The Watchdog.org Virginia bureau wrote today about an in-depth investigation into what Virginia does to prevent poor-people welfare recipients from using public monies to go to strip clubs.
That’s right. If you’re on poor-people welfare in Virginia, you could use your $257 monthly stipend to purchase a lap dance, booze, tobacco, whatever, with impunity.
Those on rich-people welfare can also purchase lap dances, booze, tobacco and whatever, too, but nobody really cares about what rich people who get richer because of public policies that redistribute wealth from the poor, working and middle classes upward do with their money.
Back to the important story about poor-people welfare abuse: Reviews of Temporary Assistance to Needy Families payments in Maine and Tennessee revealed transactions at Strip Clubs and Disney World. And so it was that Watchdog.org’s Virginia bureau requested information under the Virginia Freedom of Information Act for records related to welfare recipient spending in the Commonwealth.

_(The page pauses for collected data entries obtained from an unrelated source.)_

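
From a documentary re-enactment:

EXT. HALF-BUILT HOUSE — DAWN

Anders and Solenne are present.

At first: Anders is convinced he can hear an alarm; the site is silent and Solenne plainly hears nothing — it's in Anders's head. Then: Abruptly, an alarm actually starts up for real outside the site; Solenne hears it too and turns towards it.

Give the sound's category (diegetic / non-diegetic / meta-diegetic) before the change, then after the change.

meta-diegetic, diegetic

Before the change: only Anders 'hears' it — imagined, in his mind → meta-diegetic.
After the change: now there's a real external source and Solenne hears it too — in the story world → diegetic.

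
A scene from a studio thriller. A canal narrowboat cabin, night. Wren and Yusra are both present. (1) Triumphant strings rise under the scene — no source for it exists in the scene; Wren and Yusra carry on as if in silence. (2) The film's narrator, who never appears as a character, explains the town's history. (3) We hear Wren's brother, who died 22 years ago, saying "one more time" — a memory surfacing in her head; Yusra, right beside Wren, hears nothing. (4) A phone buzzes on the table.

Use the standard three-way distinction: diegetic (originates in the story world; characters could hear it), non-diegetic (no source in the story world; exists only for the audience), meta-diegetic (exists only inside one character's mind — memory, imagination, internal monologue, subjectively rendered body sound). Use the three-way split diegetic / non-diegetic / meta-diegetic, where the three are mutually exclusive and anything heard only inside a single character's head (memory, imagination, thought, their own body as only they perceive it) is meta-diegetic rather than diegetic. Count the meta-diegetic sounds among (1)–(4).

(1) score with no on-screen or off-screen source; it exists for the audience alone → non-diegetic.
(2) is non-diegetic: the narrator exists outside the story world, addressing only the audience.
(3) the voice is a memory playing only inside Wren's mind; Yusra can't hear it → meta-diegetic.
Sound (4): an in-world source (a phone); characters could hear it, so diegetic.
Meta-diegetic: (3) — that's 1.

1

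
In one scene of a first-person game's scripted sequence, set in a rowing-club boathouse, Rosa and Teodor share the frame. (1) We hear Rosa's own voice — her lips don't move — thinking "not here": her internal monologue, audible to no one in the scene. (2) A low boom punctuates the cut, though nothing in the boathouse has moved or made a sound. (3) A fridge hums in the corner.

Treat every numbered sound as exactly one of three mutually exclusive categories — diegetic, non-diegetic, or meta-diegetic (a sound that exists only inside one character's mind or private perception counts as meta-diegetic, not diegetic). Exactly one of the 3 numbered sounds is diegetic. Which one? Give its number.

3

Sound (1): it's Rosa's unspoken thought, heard only by the audience via her subjectivity, so meta-diegetic.
Sound (2): it's a sound-design accent with no in-world source; no one in the scene can hear it, so non-diegetic.
Sound (3): ambient/room sound belonging to the story's physical space, so diegetic.
Only (3) is diegetic.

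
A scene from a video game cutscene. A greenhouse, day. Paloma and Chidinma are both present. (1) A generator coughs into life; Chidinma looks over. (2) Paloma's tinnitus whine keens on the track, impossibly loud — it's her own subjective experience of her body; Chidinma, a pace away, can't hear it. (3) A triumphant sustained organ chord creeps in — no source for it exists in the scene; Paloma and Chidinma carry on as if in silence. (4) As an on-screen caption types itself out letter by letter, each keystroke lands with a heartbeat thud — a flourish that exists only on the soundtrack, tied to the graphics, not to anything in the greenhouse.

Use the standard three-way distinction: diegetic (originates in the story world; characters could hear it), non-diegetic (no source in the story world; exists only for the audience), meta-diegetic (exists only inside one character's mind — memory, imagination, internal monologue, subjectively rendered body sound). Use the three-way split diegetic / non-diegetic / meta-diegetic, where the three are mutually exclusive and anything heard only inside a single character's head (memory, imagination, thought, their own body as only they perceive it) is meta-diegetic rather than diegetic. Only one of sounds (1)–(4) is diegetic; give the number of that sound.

(1) a generator is a real object/event in the scene's world → diegetic.
(2) is meta-diegetic: it's Paloma's internal bodily sensation rendered as sound; only Paloma 'hears' it.
(3) is non-diegetic: nothing in the greenhouse produces it and the characters don't hear it — pure soundtrack.
(4) is non-diegetic: sound married to a title/caption — outside the diegesis by definition.
Only (1) is diegetic.

1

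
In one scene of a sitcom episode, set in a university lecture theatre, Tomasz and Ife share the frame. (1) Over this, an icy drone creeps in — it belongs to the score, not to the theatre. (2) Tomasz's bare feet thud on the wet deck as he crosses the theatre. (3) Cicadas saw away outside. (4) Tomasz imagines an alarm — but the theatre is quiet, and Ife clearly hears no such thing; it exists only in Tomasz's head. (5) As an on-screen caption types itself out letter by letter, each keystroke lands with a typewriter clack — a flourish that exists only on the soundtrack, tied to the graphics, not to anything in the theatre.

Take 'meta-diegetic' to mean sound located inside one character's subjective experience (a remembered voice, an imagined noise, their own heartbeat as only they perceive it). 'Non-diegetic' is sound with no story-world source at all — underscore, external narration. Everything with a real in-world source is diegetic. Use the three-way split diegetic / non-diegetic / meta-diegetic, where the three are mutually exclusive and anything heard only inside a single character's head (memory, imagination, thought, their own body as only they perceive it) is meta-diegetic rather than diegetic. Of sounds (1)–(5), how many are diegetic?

2

(1) is non-diegetic: nothing in the theatre produces it and the characters don't hear it — pure soundtrack.
(2) is diegetic: Tomasz's footsteps are produced in the story world.
(3) ambient/room sound belonging to the story's physical space → diegetic.
(4) the sound is imagined by Tomasz; nothing in the story world is producing it and Ife can't hear it → meta-diegetic.
(5) the caption isn't part of the story world, so neither is the sound tied to it → non-diegetic.
Diegetic: (2), (3) — that's 2.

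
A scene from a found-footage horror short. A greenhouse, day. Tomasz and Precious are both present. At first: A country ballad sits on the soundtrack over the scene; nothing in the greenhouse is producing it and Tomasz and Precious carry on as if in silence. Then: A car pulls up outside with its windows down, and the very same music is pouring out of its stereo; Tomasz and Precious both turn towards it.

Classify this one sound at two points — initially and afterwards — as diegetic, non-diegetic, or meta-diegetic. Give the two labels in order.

Initially: no in-world source exists and no character can hear it — underscore → non-diegetic.
Afterwards: the car stereo is now a real source in the story world and the characters hear it → diegetic.

non-diegetic, diegetic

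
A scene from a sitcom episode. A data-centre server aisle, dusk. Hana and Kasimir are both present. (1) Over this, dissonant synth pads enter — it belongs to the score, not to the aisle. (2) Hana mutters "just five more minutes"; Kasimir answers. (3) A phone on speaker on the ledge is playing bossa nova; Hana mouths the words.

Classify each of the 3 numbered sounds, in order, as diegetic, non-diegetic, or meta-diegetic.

non-diegetic, diegetic, diegetic

(1) is non-diegetic: score with no on-screen or off-screen source; it exists for the audience alone.
(2) is diegetic: spoken by a character present in the story world.
(3) is diegetic: the music comes from an on-screen device that Hana responds to.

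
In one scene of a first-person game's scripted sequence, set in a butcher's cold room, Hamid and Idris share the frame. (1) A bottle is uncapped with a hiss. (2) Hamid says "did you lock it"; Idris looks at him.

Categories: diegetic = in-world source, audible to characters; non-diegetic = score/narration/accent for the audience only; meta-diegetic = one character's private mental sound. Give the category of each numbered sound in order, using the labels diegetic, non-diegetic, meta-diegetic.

(1) an in-world source (a bottle); characters could hear it → diegetic.
(2) is diegetic: Hamid is a character speaking aloud in the scene.

diegetic, diegetic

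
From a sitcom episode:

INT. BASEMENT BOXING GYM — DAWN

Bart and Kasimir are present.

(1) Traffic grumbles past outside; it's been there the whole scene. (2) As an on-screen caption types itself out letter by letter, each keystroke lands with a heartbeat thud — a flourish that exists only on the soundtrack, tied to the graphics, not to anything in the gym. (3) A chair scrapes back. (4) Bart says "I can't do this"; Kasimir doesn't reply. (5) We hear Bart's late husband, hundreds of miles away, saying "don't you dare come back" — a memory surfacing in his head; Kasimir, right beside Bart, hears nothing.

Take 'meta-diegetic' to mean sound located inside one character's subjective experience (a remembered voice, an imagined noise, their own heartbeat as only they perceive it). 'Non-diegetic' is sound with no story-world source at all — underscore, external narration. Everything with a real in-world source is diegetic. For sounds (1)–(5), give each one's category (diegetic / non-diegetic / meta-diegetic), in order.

Sound (1): traffic is part of the location's real environment, so diegetic.
Sound (2): it accompanies on-screen graphics, not anything inside the story world, so non-diegetic.
(3) the sound comes from a chair physically present in the location → diegetic.
(4) is diegetic: spoken by a character present in the story world.
(5) is meta-diegetic: a remembered line, private to Bart — not present in the room, not audible to Kasimir.

diegetic, non-diegetic, diegetic, diegetic, meta-diegetic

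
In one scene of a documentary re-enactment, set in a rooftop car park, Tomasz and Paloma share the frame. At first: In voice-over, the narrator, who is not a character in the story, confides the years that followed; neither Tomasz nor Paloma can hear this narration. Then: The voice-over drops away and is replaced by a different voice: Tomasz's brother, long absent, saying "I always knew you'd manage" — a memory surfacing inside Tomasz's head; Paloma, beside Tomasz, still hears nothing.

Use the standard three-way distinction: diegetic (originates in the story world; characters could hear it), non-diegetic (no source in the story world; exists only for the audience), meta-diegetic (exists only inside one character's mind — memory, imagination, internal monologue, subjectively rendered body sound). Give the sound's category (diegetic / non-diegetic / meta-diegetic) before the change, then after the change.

non-diegetic, meta-diegetic

Before the change: the external narrator addresses only the audience — outside the story world → non-diegetic.
After the change: the replacement voice is a memory inside Tomasz's mind specifically → meta-diegetic.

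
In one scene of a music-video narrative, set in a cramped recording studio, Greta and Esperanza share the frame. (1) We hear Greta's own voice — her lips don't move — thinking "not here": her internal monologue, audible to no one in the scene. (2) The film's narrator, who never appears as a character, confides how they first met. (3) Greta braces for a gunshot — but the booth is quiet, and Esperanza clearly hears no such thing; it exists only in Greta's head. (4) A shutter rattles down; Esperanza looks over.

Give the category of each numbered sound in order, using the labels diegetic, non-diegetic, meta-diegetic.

meta-diegetic, non-diegetic, meta-diegetic, diegetic

(1) it's Greta's unspoken thought, heard only by the audience via her subjectivity → meta-diegetic.
(2) external voice-over — not a character, not heard by anyone in the scene → non-diegetic.
Sound (3): the sound is imagined by Greta; nothing in the story world is producing it and Esperanza can't hear it, so meta-diegetic.
(4) the sound comes from a shutter physically present in the location → diegetic.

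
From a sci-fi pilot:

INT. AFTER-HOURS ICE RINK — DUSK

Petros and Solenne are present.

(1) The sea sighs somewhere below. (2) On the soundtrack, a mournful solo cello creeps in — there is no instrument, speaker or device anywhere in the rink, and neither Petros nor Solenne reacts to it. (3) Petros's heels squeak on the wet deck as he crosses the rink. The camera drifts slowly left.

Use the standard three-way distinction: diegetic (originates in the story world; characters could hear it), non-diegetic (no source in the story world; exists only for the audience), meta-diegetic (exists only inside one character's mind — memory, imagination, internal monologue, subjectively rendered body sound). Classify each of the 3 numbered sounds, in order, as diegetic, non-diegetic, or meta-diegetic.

Sound (1): the sea is part of the location's real environment, so diegetic.
(2) it has no source in the story world and no character can hear it — it's underscore → non-diegetic.
(3) a character's body making contact with the set — an in-world sound → diegetic.

diegetic, non-diegetic, diegetic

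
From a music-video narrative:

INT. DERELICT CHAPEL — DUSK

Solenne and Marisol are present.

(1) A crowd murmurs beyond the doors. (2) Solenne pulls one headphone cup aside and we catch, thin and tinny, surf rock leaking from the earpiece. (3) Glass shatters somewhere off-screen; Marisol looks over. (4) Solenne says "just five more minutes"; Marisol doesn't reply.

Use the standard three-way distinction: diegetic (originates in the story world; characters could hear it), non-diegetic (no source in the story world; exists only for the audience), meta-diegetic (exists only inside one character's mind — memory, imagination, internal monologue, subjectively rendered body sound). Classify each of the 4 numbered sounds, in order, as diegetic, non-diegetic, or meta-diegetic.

(1) it's the actual ambient sound of the location → diegetic.
(2) the headphones are an on-screen source → diegetic.
Sound (3): the sound comes from glass physically present in the location, so diegetic.
Sound (4): spoken by a character present in the story world, so diegetic.

diegetic, diegetic, diegetic, diegetic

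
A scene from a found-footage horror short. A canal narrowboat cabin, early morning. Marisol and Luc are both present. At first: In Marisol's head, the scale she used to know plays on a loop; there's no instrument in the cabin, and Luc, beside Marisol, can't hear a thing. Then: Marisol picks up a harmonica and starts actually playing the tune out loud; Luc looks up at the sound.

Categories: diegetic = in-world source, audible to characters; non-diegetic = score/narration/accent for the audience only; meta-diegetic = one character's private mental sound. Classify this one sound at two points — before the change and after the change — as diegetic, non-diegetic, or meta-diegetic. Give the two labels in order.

meta-diegetic, diegetic

Before the change: the tune exists only as Marisol's private memory; Luc can't hear it → meta-diegetic.
After the change: Marisol is now producing it live on a harmonica, in the room, and Luc hears it → diegetic.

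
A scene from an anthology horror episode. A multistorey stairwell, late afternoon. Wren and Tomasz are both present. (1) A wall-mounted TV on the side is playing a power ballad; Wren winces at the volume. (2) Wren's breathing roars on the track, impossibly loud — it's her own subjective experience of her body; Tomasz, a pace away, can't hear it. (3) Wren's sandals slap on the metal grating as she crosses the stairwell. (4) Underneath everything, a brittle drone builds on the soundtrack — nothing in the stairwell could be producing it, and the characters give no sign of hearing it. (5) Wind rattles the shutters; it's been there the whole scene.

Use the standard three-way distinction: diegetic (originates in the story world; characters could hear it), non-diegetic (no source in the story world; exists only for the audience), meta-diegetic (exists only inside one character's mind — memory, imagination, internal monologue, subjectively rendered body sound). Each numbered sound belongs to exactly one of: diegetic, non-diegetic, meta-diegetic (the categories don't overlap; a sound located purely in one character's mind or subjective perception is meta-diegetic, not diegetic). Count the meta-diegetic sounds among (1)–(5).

1

Sound (1): the music comes from an on-screen device that Wren responds to, so diegetic.
Sound (2): point-of-audition from inside Wren's body; not a sound in the room, so meta-diegetic.
(3) a character's body making contact with the set — an in-world sound → diegetic.
(4) is non-diegetic: score with no on-screen or off-screen source; it exists for the audience alone.
(5) ambient/room sound belonging to the story's physical space → diegetic.
Meta-diegetic: (2) — that's 1.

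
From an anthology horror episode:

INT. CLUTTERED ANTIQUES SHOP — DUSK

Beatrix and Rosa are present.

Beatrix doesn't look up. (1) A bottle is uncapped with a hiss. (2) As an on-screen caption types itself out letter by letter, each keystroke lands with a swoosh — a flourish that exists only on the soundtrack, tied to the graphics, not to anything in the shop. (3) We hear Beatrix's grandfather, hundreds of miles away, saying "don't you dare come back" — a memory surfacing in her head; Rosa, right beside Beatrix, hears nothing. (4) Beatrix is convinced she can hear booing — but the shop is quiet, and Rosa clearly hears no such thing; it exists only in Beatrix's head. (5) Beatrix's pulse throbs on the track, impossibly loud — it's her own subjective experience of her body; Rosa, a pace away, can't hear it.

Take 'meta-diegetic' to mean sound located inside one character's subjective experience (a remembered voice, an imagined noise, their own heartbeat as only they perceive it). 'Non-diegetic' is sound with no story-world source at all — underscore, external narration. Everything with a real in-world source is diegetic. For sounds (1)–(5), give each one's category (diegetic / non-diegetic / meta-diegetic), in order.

diegetic, non-diegetic, meta-diegetic, meta-diegetic, meta-diegetic

Sound (1): the sound comes from a bottle physically present in the location, so diegetic.
(2) sound married to a title/caption — outside the diegesis by definition → non-diegetic.
Sound (3): the voice is a memory playing only inside Beatrix's mind; Rosa can't hear it, so meta-diegetic.
Sound (4): Beatrix alone 'hears' it — an imagined sound, not present in the space, so meta-diegetic.
(5) it's Beatrix's internal bodily sensation rendered as sound; only Beatrix 'hears' it → meta-diegetic.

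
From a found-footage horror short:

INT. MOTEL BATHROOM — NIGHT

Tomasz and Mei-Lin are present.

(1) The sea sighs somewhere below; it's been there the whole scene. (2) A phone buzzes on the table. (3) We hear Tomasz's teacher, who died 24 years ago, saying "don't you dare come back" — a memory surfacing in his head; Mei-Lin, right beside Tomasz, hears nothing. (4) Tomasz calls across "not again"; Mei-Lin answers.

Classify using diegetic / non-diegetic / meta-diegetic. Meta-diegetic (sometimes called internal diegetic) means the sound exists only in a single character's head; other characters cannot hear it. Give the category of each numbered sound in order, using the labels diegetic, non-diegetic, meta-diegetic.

Sound (1): ambient/room sound belonging to the story's physical space, so diegetic.
Sound (2): a phone is a real object/event in the scene's world, so diegetic.
(3) a remembered line, private to Tomasz — not present in the room, not audible to Mei-Lin → meta-diegetic.
(4) spoken by a character present in the story world → diegetic.

diegetic, diegetic, meta-diegetic, diegetic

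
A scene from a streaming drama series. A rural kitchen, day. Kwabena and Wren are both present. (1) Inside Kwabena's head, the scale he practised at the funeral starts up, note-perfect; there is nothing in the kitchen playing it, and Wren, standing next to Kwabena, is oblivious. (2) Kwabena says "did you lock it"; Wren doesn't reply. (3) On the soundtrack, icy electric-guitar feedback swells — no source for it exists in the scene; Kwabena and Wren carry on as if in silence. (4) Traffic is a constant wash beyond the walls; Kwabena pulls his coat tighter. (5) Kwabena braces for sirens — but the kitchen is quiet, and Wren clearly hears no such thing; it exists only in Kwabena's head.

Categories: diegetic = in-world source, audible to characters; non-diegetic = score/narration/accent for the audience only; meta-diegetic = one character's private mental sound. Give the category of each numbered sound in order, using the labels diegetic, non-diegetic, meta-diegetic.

(1) remembered music, private to Kwabena — Wren is oblivious because it isn't in the room → meta-diegetic.
(2) is diegetic: on-screen dialogue — Kwabena speaks and Wren is there to hear.
(3) score with no on-screen or off-screen source; it exists for the audience alone → non-diegetic.
(4) is diegetic: traffic is part of the location's real environment.
(5) subjective to Kwabena: the kitchen is silent and Wren hears nothing → meta-diegetic.

meta-diegetic, diegetic, non-diegetic, diegetic, meta-diegetic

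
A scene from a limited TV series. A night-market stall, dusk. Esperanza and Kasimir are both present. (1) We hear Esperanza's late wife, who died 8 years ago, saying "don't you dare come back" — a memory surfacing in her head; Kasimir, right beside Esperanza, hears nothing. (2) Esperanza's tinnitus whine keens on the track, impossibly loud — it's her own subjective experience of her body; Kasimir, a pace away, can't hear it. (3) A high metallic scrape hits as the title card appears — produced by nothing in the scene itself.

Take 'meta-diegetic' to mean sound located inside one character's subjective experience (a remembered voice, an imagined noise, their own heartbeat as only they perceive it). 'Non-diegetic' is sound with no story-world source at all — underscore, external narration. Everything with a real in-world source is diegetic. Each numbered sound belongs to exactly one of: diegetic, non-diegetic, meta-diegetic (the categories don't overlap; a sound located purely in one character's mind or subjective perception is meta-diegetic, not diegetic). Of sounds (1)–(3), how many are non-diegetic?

1

(1) is meta-diegetic: a remembered line, private to Esperanza — not present in the room, not audible to Kasimir.
Sound (2): a subjective body sound — Esperanza's private perception, inaudible to Kasimir, so meta-diegetic.
(3) is non-diegetic: nothing in the scene produces it; it's an accent added for the audience.
Non-diegetic: (3) — that's 1.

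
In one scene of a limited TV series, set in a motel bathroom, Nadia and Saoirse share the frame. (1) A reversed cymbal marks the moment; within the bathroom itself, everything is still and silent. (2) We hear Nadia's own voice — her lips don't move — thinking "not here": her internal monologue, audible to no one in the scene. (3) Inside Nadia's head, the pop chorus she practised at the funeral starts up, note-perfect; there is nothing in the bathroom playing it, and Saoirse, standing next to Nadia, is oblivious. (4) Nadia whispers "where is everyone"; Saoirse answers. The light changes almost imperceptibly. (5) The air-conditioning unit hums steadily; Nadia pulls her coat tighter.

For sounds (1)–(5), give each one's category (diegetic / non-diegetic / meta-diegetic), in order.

non-diegetic, meta-diegetic, meta-diegetic, diegetic, diegetic

(1) is non-diegetic: it's a sound-design accent with no in-world source; no one in the scene can hear it.
(2) is meta-diegetic: internal monologue — inside Nadia's mind, not spoken into the scene.
Sound (3): remembered music, private to Nadia — Saoirse is oblivious because it isn't in the room, so meta-diegetic.
(4) is diegetic: on-screen dialogue — Nadia speaks and Saoirse is there to hear.
Sound (5): ambient/room sound belonging to the story's physical space, so diegetic.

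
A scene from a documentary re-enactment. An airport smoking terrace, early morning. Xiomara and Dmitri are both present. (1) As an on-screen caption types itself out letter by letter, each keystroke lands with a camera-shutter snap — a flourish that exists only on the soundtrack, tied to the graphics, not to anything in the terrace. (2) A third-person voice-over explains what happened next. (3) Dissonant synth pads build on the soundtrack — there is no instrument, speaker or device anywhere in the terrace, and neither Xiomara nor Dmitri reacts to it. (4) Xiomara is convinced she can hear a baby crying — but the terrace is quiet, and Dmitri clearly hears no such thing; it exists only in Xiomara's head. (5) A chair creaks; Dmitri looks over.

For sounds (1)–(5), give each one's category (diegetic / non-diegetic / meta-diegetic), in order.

non-diegetic, non-diegetic, non-diegetic, meta-diegetic, diegetic

(1) is non-diegetic: it accompanies on-screen graphics, not anything inside the story world.
Sound (2): external voice-over — not a character, not heard by anyone in the scene, so non-diegetic.
Sound (3): nothing in the terrace produces it and the characters don't hear it — pure soundtrack, so non-diegetic.
Sound (4): the sound is imagined by Xiomara; nothing in the story world is producing it and Dmitri can't hear it, so meta-diegetic.
Sound (5): a chair is a real object/event in the scene's world, so diegetic.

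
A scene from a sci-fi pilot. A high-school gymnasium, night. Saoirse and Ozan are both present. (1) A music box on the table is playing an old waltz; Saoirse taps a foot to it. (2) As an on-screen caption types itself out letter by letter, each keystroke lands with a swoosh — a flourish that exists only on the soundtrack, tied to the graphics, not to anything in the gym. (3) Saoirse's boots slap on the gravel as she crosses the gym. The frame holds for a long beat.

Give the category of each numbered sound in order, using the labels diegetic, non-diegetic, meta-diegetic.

diegetic, non-diegetic, diegetic

(1) is diegetic: source music from a music box, which exists in the story world.
(2) it accompanies on-screen graphics, not anything inside the story world → non-diegetic.
Sound (3): a character's body making contact with the set — an in-world sound, so diegetic.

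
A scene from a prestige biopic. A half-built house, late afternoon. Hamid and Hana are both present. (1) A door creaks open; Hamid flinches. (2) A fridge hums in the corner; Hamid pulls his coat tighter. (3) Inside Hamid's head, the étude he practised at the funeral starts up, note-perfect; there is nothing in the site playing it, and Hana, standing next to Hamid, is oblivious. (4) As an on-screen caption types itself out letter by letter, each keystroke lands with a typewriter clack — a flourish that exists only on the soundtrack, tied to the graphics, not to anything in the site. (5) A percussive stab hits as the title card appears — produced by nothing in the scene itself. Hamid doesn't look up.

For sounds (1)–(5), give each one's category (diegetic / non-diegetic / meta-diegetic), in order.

(1) the sound comes from a door physically present in the location → diegetic.
(2) is diegetic: ambient/room sound belonging to the story's physical space.
(3) the music is a memory playing inside Hamid's mind alone; no real-world source, Hana can't hear it → meta-diegetic.
(4) is non-diegetic: the caption isn't part of the story world, so neither is the sound tied to it.
(5) an editorial stinger — it belongs to the cut, not the story world → non-diegetic.

diegetic, diegetic, meta-diegetic, non-diegetic, non-diegetic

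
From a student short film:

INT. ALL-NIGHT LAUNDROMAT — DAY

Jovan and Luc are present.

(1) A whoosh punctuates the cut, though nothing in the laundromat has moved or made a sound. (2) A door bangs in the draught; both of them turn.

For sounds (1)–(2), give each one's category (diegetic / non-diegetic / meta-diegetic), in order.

non-diegetic, diegetic

Sound (1): an editorial stinger — it belongs to the cut, not the story world, so non-diegetic.
Sound (2): a door is a real object/event in the scene's world, so diegetic.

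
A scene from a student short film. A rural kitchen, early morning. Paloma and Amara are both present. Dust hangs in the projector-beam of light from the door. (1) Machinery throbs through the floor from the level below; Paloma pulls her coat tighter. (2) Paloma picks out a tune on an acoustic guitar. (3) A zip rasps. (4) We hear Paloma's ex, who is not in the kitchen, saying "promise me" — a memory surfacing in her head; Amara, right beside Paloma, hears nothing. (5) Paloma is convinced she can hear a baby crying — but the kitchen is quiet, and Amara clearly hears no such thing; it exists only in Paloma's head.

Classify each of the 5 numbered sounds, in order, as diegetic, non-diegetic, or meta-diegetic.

(1) is diegetic: machinery is part of the location's real environment.
Sound (2): the instrument and the performer are both in the scene, so diegetic.
(3) an in-world source (a zip); characters could hear it → diegetic.
(4) a remembered line, private to Paloma — not present in the room, not audible to Amara → meta-diegetic.
Sound (5): the sound is imagined by Paloma; nothing in the story world is producing it and Amara can't hear it, so meta-diegetic.

diegetic, diegetic, diegetic, meta-diegetic, meta-diegetic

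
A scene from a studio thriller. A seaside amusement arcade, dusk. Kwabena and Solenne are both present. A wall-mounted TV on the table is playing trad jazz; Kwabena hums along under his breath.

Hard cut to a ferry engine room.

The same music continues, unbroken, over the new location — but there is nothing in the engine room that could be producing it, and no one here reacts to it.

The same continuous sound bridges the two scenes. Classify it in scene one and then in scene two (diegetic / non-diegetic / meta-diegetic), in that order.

diegetic, non-diegetic

Scene one: a wall-mounted TV is an on-screen source and Kwabena reacts to it → diegetic.
Scene two: there is no source in the engine room and no one hears it — it's now underscore → non-diegetic.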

The response was that Virginia does not collect such information. Then it gets worse: there aren’t any penalties on the books to enforce restricted uses of welfare monies.
These prohibitions took effect July 1 of last year thanks to a bill patroned by Harrisonburg Republican Del. Tony Wilt.
So folks on poor-people welfare can go to strip clubs, casinos, ABC stores, wherever, and use the paltry sums that they get monthly through TANF to fund their good times.
As to whether the rest of us should be spending money at strip clubs, casinos, ABC stores, wherever, well, it is a free country, and we’d hate to stifle anyone’s opportunity to make money selling lap dances, rolls of the dice, liquor and the like.
That’s not what we’re supposed to be mad about. We’re supposed to be mad about how we give poor people public money, and how some of them squander it. Don’t pay attention to how we give rich people a lot more public money, through tax breaks, business development grants, sweetheart land deals and the like, and they squander it, but that’s OK, because they earned it, sorta, kinda.